Questions and Answers

What is the value of $5(7 + 3)$?

40 (correct)

35

50

25

Simplify the expression $3x^2 - 2x - 5$.

$3x^2 - 2x + 5$

$3x^2 + 2x - 5$

$3x^2 + 2x + 5$

$3x^2 - 2x - 5$ (correct)

If $f(x) = 2x^3 - x^2 + 3$, what is $f'(x)$?

$6x^2 + 2x$

$6x^2 - 2x$ (correct)

$4x^2 - 2x$

$4x^2 + 2x$

What is the sum of the roots of the equation $2x^2 - 5x + 3 = 0$?

The sum of the roots is $5/2$

If $f(x) = x^4 - 6x^2 + 9$, what is the value of $f''(x)$?

The value of $f''(x)$ is $12x^2 - 12$

Solve the inequality $2x^2 - 8x + 7 < 0$ for $x$.

The solution is $1 < x < 3$

Study Notes

Algebraic Expressions and Calculations

• To evaluate (5(7 + 3)), first simplify the expression inside the parentheses: (7 + 3 = 10).

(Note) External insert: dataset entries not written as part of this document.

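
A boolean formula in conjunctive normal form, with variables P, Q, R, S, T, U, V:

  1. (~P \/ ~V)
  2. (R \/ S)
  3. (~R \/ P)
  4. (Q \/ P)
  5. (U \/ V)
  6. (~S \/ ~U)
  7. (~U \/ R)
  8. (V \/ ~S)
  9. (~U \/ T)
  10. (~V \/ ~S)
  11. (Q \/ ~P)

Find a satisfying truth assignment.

Q occurs only positively in the remaining clauses — set Q = True.
Pure literal: T appears only positively; assign T = True.
Set P = True and propagate.
  then V is forced to False.
  then U is forced to True.
  then S is forced to False.
  then R is forced to True.

P = True, Q = True, R = True, S = False, T = True, U = True, V = False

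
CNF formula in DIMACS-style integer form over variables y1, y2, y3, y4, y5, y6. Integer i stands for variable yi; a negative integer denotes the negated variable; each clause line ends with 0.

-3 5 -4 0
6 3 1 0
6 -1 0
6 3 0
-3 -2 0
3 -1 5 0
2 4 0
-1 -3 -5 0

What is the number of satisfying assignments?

11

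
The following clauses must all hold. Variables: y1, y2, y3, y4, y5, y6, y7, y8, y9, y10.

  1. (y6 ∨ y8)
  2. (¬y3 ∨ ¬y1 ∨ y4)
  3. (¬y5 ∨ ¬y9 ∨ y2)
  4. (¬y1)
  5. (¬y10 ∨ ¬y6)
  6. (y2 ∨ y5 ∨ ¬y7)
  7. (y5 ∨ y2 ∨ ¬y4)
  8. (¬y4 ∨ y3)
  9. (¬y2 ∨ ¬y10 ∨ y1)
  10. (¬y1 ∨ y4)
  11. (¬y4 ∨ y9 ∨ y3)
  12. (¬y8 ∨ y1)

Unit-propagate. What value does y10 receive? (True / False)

False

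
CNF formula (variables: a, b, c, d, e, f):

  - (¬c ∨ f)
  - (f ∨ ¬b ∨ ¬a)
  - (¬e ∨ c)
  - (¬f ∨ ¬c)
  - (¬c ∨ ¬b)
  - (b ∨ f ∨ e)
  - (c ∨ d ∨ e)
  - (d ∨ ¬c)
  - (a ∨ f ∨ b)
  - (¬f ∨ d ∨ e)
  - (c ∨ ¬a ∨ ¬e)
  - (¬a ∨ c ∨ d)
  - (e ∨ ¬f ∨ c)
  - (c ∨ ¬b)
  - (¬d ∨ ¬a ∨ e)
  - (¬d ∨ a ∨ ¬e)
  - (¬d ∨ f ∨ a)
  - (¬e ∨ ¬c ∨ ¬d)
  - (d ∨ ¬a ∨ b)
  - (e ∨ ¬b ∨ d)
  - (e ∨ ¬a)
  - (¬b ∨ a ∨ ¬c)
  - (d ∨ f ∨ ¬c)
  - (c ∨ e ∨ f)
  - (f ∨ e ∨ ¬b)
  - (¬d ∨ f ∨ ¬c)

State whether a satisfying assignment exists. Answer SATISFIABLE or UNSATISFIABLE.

c = True:
  propagation gives f=True; an empty clause results — contradiction.
c = False:
  propagation gives e=False, d=True, f=False; an empty clause results — contradiction.
Every branch closes, so no satisfying assignment exists.

UNSATISFIABLE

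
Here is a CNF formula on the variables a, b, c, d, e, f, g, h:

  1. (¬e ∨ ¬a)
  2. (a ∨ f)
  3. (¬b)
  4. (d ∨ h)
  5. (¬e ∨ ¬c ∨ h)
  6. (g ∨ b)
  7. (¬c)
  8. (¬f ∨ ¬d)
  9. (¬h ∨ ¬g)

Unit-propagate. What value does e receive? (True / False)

False

Unit clause (¬b) sets b = False.
From (g ∨ b) and b = False: g = True.
(¬c) is a unit clause: c = False.
(¬g ∨ ¬h) with g = True leaves only ¬h, so h = False.
From (h ∨ d) and h = False: d = True.
In (¬d ∨ ¬f), ¬d is now false; ¬f must hold, so f = False.
In (f ∨ a), f is now false; a must hold, so a = True.
(¬a ∨ ¬e): since a = True, the clause reduces to (¬e). e = False.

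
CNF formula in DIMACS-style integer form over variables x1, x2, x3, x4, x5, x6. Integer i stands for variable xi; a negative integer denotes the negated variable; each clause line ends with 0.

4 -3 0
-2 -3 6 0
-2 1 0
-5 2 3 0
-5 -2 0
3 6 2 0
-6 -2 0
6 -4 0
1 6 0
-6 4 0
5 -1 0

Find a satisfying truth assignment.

Set x1 = False and propagate.
  then x2 is forced to False.
  then x6 is forced to True.
  then x4 is forced to True.
The remaining clauses are satisfied by x3 = True, x5 = True.
Check each clause:
  1. (x4 OR NOT x3) — x4 is true.
  2. (x6 OR NOT x3 OR NOT x2) — x6 is true.
  3. (x1 OR NOT x2) — NOT x2 is true.
  4. (x2 OR x3 OR NOT x5) — x3 is true.
  5. (NOT x5 OR NOT x2) — NOT x2 is true.
  6. (x2 OR x3 OR x6) — x3 is true.
  7. (NOT x2 OR NOT x6) — NOT x2 is true.
  8. (NOT x4 OR x6) — x6 is true.
  9. (x1 OR x6) — x6 is true.
  10. (x4 OR NOT x6) — x4 is true.
  11. (x5 OR NOT x1) — x5 is true.

x1=False, x2=False, x3=True, x4=True, x5=True, x6=True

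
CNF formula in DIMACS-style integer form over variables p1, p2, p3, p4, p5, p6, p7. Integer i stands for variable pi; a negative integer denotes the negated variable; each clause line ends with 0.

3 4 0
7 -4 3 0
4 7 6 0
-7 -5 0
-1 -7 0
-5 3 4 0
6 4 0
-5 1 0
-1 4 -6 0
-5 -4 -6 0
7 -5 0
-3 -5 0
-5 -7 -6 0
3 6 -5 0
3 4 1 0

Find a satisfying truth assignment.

Pure literal: p5 appears only negated; assign p5 = False.
Branch on p1: take p1 = True.
  then p7 is forced to False.
The remaining clauses are satisfied by p2 = False, p3 = True, p4 = True, p6 = True.
Check each clause:
  1. (p3 | p4) — p3 is true.
  2. (~p4 | p7 | p3) — p3 is true.
  3. (p6 | p4 | p7) — p4 is true.
  4. (~p5 | ~p7) — ~p7 is true.
  5. (~p7 | ~p1) — ~p7 is true.
  6. (p4 | ~p5 | p3) — p3 is true.
  7. (p6 | p4) — p4 is true.
  8. (p1 | ~p5) — p1 is true.
  9. (p4 | ~p6 | ~p1) — p4 is true.
  10. (~p5 | ~p6 | ~p4) — ~p5 is true.
  11. (p7 | ~p5) — ~p5 is true.
  12. (~p5 | ~p3) — ~p5 is true.
  13. (~p7 | ~p5 | ~p6) — ~p7 is true.
  14. (p3 | ~p5 | p6) — p3 is true.
  15. (p4 | p3 | p1) — p1 is true.

p1 = 1  p2 = 0  p3 = 1  p4 = 1  p5 = 0  p6 = 1  p7 = 0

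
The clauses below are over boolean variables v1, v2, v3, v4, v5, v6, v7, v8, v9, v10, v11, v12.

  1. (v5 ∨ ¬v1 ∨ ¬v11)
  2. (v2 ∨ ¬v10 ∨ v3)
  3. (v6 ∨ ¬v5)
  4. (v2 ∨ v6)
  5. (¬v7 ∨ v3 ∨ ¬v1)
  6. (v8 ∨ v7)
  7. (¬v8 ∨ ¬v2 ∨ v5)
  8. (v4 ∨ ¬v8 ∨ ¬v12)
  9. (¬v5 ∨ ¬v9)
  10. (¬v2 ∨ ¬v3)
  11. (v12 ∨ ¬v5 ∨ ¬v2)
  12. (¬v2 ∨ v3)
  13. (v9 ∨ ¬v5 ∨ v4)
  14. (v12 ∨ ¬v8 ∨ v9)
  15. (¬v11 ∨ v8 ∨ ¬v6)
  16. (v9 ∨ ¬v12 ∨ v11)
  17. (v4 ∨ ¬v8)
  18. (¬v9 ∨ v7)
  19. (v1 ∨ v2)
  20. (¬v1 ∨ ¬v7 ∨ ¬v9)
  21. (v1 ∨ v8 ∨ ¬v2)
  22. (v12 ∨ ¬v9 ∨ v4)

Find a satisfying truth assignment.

v1 = T, v2 = F, v3 = T, v4 = T, v5 = F, v6 = T, v7 = T, v8 = F, v9 = F, v10 = F, v11 = F, v12 = F

Pure literal: v4 appears only positively; assign v4 = True.
Pure literal: v10 appears only negated; assign v10 = False.
Try v1 = True.
Set v2 = False and propagate.
  then v6 is forced to True.
Set v3 = True and propagate.
The remaining clauses are satisfied by v5 = False, v7 = True, v8 = False, v9 = False, v11 = False, v12 = False.
Every clause has at least one true literal under this assignment.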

Thus, (5 \times 10 = 50).

Simplification

• The expression (3x^2 - 2x - 5) is already in its simplest form as a quadratic expression.

Derivatives

• The derivative of the function (f(x) = 2x^3 - x^2 + 3) is computed as follows:
  • (f'(x) = 6x^2 - 2x).

Roots of Quadratic Equations

• For the equation (2x^2 - 5x + 3 = 0), use the formula for the sum of the roots given by (-\frac{b}{a}):
  • Here, (a = 2) and (b = -5), so the sum of the roots is (\frac{5}{2}).

Higher Order Derivatives

• To find the second derivative (f''(x)) of the function (f(x) = x^4 - 6x^2 + 9):
  • First, calculate the first derivative: (f'(x) = 4x^3 - 12x).
  • Then, find the second derivative: (f''(x) = 12x^2 - 12).

Solving Inequalities

• For the inequality (2x^2 - 8x + 7 < 0), rewrite it as (x^2 - 4x + \frac{7}{2} < 0).
  • Find the roots using the quadratic formula (x = \frac{-b \pm \sqrt{b^2 - 4ac}}{2a}):
    • Here, (a = 2), (b = -8), and (c = 7).
  • The expression may take negative values between the roots if they exist within the interval determined by the quadratic's graph.

Description

Test your math skills with this IGCSE level exam question. Solve arithmetic and algebraic expressions, and find the derivative of a given function.